The findings of the second inquiry, into whether there was a cover-up by senior military officers of the Haditha massacre as well as claims that Haditha was not an isolated incident, might be even more damaging for the Bush Administration and the top brass at the Pentagon.

A day after the killings, US military spokesman Captain Jeffrey Pool said in a statement that a roadside bomb in Haditha had killed a marine and 15 civilians and that "Iraqi army soldiers and marines returned fire, killing eight insurgents".

Two months later, Time magazine ran a story based on videos it had obtained of the bodies of civilians killed in Haditha, which showed they had been shot rather than killed by a roadside bomb. Captain Pool told Time that the videos were "al-Qaeda propaganda".

Then in March, Time published several graphic accounts from eyewitness survivors of the killings. A week later, the US military admitted that the civilians had been shot and that the report that they had been the victims of a roadside bombing was false.

The military then launched its two formal inquiries into the massacre and stood down three officers of the marine battalion involved, including its commander, Lieutenant-Colonel Jeffrey Chessani.

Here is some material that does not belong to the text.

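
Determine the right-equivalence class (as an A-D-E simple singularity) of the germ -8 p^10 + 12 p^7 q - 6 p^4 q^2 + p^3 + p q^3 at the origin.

E7

The Hessian of f at 0 has rank 0. Corank 2; j^3 = p^3 is a perfect cube, so E-series; the 4-jet and mu = 7 give E_7.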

Even then, it was not until Democrat congressman John Murtha, a trenchant critic of the war in Iraq but also a decorated marine veteran who has maintained close ties with the military, gave a news conference at which he said the killings in Haditha had been a massacre, that there was evidence of a cover-up and that the Bush Administration realised it had a major problem on its hands.

Indeed, White House spokesman Tony Snow said that Mr Bush had been unaware of the killings until he read media reports and that he had only been briefed by General Pace this week about the continuing inquiries.

Mr Murtha continues to insist that there was a cover-up, "perhaps going up to the highest levels" of the military. The Washington Post reported that the investigation into how marine commanders handled the reporting of the Haditha massacre has concluded that officers gave false information to their superiors, who then failed to adequately question the reports.

Senior military officers have implicitly accepted that the Haditha massacre, while carried out by a small group of marines, raises serious questions about the training of US forces.

General Peter Chiarelli, the commander of the Multinational Corps in Iraq, has announced that all US forces in Iraq would go through a month-long "ethical training" course that would emphasise "professional military values and the importance of disciplined, professional conduct in combat".

And military spokesman General William Caldwell revealed there were ongoing investigations into three or four other incidents. But he refused to give further details.

The New York Times last night reported that military prosecutors were preparing murder, kidnapping and conspiracy charges against seven Marines and a Navy corpsman in connection with the shooting death of an Iraqi civilian in April.

Earlier this week, Iraq's new ambassador to Washington told reporters that the Haditha killings might not be an isolated incident. He said his cousin had been shot dead by US forces in Haditha last July.Under pressure from a group of retired generals who have criticised the way the war in Iraq was planned and executed and who have called for his dismissal, Mr Rumsfeld has said nothing about the massacre.

But for many Americans who have growing doubts about the war but who have been determined to support the US forces in Iraq - and not repeat what they consider to be the shameful treatment of American soldiers on their return from Vietnam - the massacre will be deeply troubling.

For many, it will be evidence of Mr Rumsfeld's incompetence and apparent lack of concern about the conditions under which the 133,000 American forces in Iraq are fighting and dying. And how some, because of inadequate training and because of the unbearable pressures on them, end up committing unforgivable crimes.

Iraq is not Vietnam, far from it, but this week with the Haditha massacre dominating the news, the Vietnam echoes were impossible to avoid.